Inovar nada mais é criar algo novo, é introduzir novidades, renovar, recriar.
A inovação é sempre tida como sinônimo de mudanças ou melhorias de algo já existente. 
Um dos grandes pensadores da inovação, o economista e cientista político austríaco Joseph Schumpeter, tinha claro que a inovação é o motor do crescimento econômico.
Inovação é um processo criativo, transformador, que promove ruptura paradigmática, mesmo que parcial, impactando positivamente a qualidade de vida e o desenvolvimento humano, é a capacidade de mudar um cenário, de revolucionar, por mais simples que seja a ideia inovadora, se ela for capaz de revolucionar, trará um ganho imenso para aquele que executou a inovação e permitirá, a este, ter uma melhor posição no espaço em que ele convive.
O PROCESSO DE INOVAÇÃO
O processo de inovação é a estrutura que vai assegurar que o seu time de inovação tenha ideias e as implemente de forma bem-sucedida. 
Com o processo de inovação, você tem uma estratégia que ajuda a não desistir no meio do caminho, em primeiro lugar, o processo ajuda a criar.
A inovação pode ser considerada a base do empreendedorismo, além de ser considerada, cada vez mais, uma forma de manter as organizações competitivas em um mercado em constante transformação, ao inovarem, além das organizações crescerem, também o mercado como um todo cresce, culminando em uma melhor qualidade de vida para as pessoas.
Existem muitos modelos de inovação diferentes, cada um com suas próprias características e benefícios. A primeira coisa que você precisa é conhecer os principais modelos disponíveis, desde os mais tradicionais até os mais modernos e ágeis veremos a seguir.
OS MODELOS DE INOVAÇÃO
Existem vários modelos de inovação que são utilizados pelas organizações diariamente para melhoria do processos em sua organização.

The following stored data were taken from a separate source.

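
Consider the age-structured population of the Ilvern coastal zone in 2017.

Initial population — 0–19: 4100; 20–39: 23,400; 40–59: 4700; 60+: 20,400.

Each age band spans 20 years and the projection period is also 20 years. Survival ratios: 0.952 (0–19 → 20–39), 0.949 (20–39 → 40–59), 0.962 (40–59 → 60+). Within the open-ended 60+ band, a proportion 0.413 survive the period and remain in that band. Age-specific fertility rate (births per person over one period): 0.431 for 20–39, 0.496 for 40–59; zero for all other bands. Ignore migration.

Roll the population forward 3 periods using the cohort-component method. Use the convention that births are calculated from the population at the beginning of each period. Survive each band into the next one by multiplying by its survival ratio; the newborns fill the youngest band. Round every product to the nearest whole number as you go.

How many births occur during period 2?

After projecting period 1:
Births: 23400 × 0.431 = 10085  |  4700 × 0.496 = 2331 → 12416
20–39: 4100 × 0.952 = 3903
40–59: 23400 × 0.949 = 22207
60+: 4700 × 0.962 + 20400 × 0.413 = 4521 + 8425 = 12946
→ [12416, 3903, 22207, 12946]
After projecting period 2:
Births: 3903 × 0.431 = 1682  |  22207 × 0.496 = 11015 → 12697
20–39: 12416 × 0.952 = 11820
40–59: 3903 × 0.949 = 3704
60+: 22207 × 0.962 + 12946 × 0.413 = 21363 + 5347 = 26710
→ [12697, 11820, 3704, 26710]

12697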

No caso dos modelos de inovação, os autores explicam que estes são constituídos por fases que foram evoluindo conforme a maturidade e o conhecimento das organizações aumentaram, assim, quanto mais as organizações investem em conhecimento sobre inovação, sobre o mercado, e quanto mais tempo estiverem no mercado, mais complexo será o modelo de inovação utilizado por elas. 
Podemos identificar que as cinco gerações de modelos de inovação apresentadas partem de modelos simples (linear), com pouca interação, para modelos complexos (inovação aberta) cuja interação com vários atores é o foco principal. 
Detalharemos 4 modelos de inovação mais utilizados pelas organizações: 
o modelo linear,
o modelo paralelo, 
o modelo Tidd e Bessant e,
o modelo de inovação aberta.
Modelo Linear
O Modelo Linear surgiu na Segunda Guerra Mundial e “orientou durante muitos anos o pensamento sobre o papel da ciência e da tecnologia, bem como a melhor forma de realizá-las”.
 Este processo tem como principal característica etapas sequenciais, burocráticas e bem definidas. 
Este modelo sugere que as mudanças técnicas ocorram de forma linear, desde o momento de ideação, passando pela etapa de desenvolvimento e sustentação da ideia até o  lançamento do resultado final.
Esse método prioriza a pesquisa, a elaboração de um completo e criterioso planejamento prévio como base da inovação e minimiza o papel dos fatores externos que possam influenciar as etapas de desenvolvimento do produto ou serviço.
Esse método foi muito utilizado em um ambiente onde o desenvolvimento de projetos em sistema de cascata era uma prática padrão nas grandes empresas.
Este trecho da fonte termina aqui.